My current solution is using a QGraphicsScene instead of QGraphicsItemGroup, that way the collision detection works perfectly. It's not an optimal solution, but hey, it works right?

The only problem is that I cannot have the same item in two QGraphicsScenes, so I end up using two copies of the same item, one in the scene connected with the view, and one in the scene representing the group, for collision detection.

in the function definition of QGraphicsScene::addItem(QGraphicsItem *item) it is stated:

If the item is already in a different scene, it will first be removed from its old scene, and then added to this scene as a top-level.

Is there a workaround for this, so that the same model could be shared by multiple scenes?

Also thanks for your solution. I will try it out and post an update.

d_stranz
30th November 2017, 21:09
The only problem is that I cannot have the same item in two QGraphicsScenes, so I end up using two copies of the same item, one in the scene connected with the view, and one in the scene representing the group, for collision detection.

This seems like a very strange solution. The whole idea of scenes is that they are meant to be shared among multiple views, and it is the view that determines which part of the scene it displays and at what scale.
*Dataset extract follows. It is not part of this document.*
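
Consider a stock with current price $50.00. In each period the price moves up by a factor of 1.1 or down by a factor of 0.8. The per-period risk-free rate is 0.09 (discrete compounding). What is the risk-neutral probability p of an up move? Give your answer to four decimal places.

p = 0.9667

Risk-neutral probability p = (1 + 0.09 − 0.8)/(1.1 − 0.8) = 0.2900/0.3000 = 0.9667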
You are turning this idea upside-down by using two different scenes but only one view.

QGraphicsItem instances have the same kind of parent-child relationships that QWidgets do: they can have only one parent, and if you try to add them to more than one parent as a child, they will be removed from the first parent and become "owned" by the second parent instead.

I think a better solution would be to derive a new class from QGraphicsItemGroup and override the collidesWithItem() method. All of your item groups will be instances of this new class, and all methods remain the same as defined in QGraphicsItemGroup except the overridden one. In the new method, you do what I suggested: first, determine if the overall bounding rects intersect (by calling the QGraphicsItemGroup implementation). If they don't you're done. If they do, then depending on whether the other colliding item is a single item or another group, you check each item in your group to see if it intersects with the other item or with a member of the other group.

The overhead of trying to keep the items in two scenes synchronized has to be at least as complex as an optimized algorithm for detecting collisions between the members of two item groups.